Each microphone type (see part 1) can have one of several ‘pickup patterns.‘ Omni, Cardiod, Super-Cardiod, or Figure-8. Each term describes the pattern of sensitivity of the microphone (measured at one specific frequency – usually 1KHz). At higher frequencies, each type of mic becomes more and more directional. Conversely, at lower frequencies, each type becomes more omni-directional. This can be used to your advantage if you carefully consider what you want to accomplish. An example is hanging an SM57 over the top of a Marshall cabinet so that it is in front of a speaker, but aimed at the floor. It still picks up the lower frequencies, since it becomes more omni-directional at lower frequencies. Meanwhile, it rejects higher frequencies from the Marshall cabinet, since the cabinet is ‘off-axis’ to the mic, since the mic is aimed at the floor. This helps a lot in getting rid of that JCM900 “buzz saw” effect.
Omni-directional means that that microphone is equally sensitive to sounds which come to it from any angle. Imagine the head of the microphone as being in the middle of a round balloon, with the surface of the balloon representing a graph line of sensitivity. Graphed on a 2D piece of paper, it would be a circle (or roughly so). These are good for recording environmental sounds outdoors, or possibly if you have a few people sitting in a circle that you need to mic, where multiple mics would be close enough to cause phase problems.. They are generally not good for use in an enclosed room, or where they will be located such that they will pick up the sound from whatever speakers are amplifying the sound.
Directional (or Cardioid) – Pickups up only in one direction at the front of the mic. Allows you to aim it at what you want to amplify and pick up only that sound, and rejects unwanted sounds -AT HIGHER FREQUENCIES. That is an important thing to keep in mind, since it will still pick up the low frequencies and midrange of any off-axis sounds, it will result in a very colored tone of that off-axis instrument being added to the mix. You can experiment with changing the mic angle, and/or moving the mic closer to the source you want to pick up (which will reduce the amount of sound picked up from the UNwanted instrument).

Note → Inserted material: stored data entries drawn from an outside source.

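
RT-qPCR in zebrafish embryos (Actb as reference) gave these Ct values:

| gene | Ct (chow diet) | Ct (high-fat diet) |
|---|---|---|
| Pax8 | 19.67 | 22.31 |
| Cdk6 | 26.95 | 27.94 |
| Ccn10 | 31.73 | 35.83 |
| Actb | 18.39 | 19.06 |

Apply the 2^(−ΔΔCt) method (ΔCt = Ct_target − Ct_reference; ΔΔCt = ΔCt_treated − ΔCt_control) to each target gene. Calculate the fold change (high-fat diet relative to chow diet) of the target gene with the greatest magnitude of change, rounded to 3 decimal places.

0.093

Pax8: ΔΔCt = (22.31−19.06) − (19.67−18.39) = 3.25 − 1.28 = 1.97; fold change = 2^-1.97 = 0.255
Cdk6: ΔΔCt = (27.94−19.06) − (26.95−18.39) = 8.88 − 8.56 = 0.32; fold change = 2^-0.32 = 0.801
Ccn10: ΔΔCt = (35.83−19.06) − (31.73−18.39) = 16.77 − 13.34 = 3.43; fold change = 2^-3.43 = 0.093
Ccn10 has the largest |ΔΔCt| = 3.43.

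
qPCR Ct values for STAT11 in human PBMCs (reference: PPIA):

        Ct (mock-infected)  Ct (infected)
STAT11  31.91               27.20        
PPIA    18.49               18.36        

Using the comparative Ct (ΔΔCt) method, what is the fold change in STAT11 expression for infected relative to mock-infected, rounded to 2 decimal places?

ΔCt(mock-infected) = 31.910 − 18.490 = 13.420
ΔCt(infected) = 27.200 − 18.360 = 8.840
ΔΔCt = 8.840 − 13.420 = -4.580
Fold change = 2^(−(-4.580)) = 2^4.580 = 23.918

23.92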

Another characteristic of directional microphone is ‘proximity effect.’ This is a change in the frequency response of the microphone as the sound source gets closer to the mic element, and is present in nearly every cardioid mic unless specifically designed out. You can easily hear this by holding an SM57/58 and start speaking while moving the mic closer and farther away from your mouth. You will notice that as your mouth gets closer to the mic, the low frequencies and low mids become more pronounced.
Hypercardioid (or Supercardioid)- As the pickup pattern narrows, it develops a smaller node at the back of the mic. This means: don’t point the BACK of the mic at a monitor! Typically, the least sensitive angle is about 120 degrees off-axis. Best feedback rejection.
Figure 8 – At the extreme, the node at the rear of the mic is as sensitive as the node at the front, and there is high rejection of sounds from off-axis. A graph of this polar pattern looks like a ‘figure 8.’
Each of the mic types discussed in Part 1 can have any of the patterns described in this section. However, you will find that typically, a dynamic mic is usually a cardioid (directional) or omni-directional.
A ribbon mic is usually a Figure 8, due to its construction.
Condensers are special: since they often have two elements, plus on-board electronics, they can be changed to different patterns with the flick of a switch. As an example, a Neumann U87 can be switched between Cardioid, Omni, or Figure 8.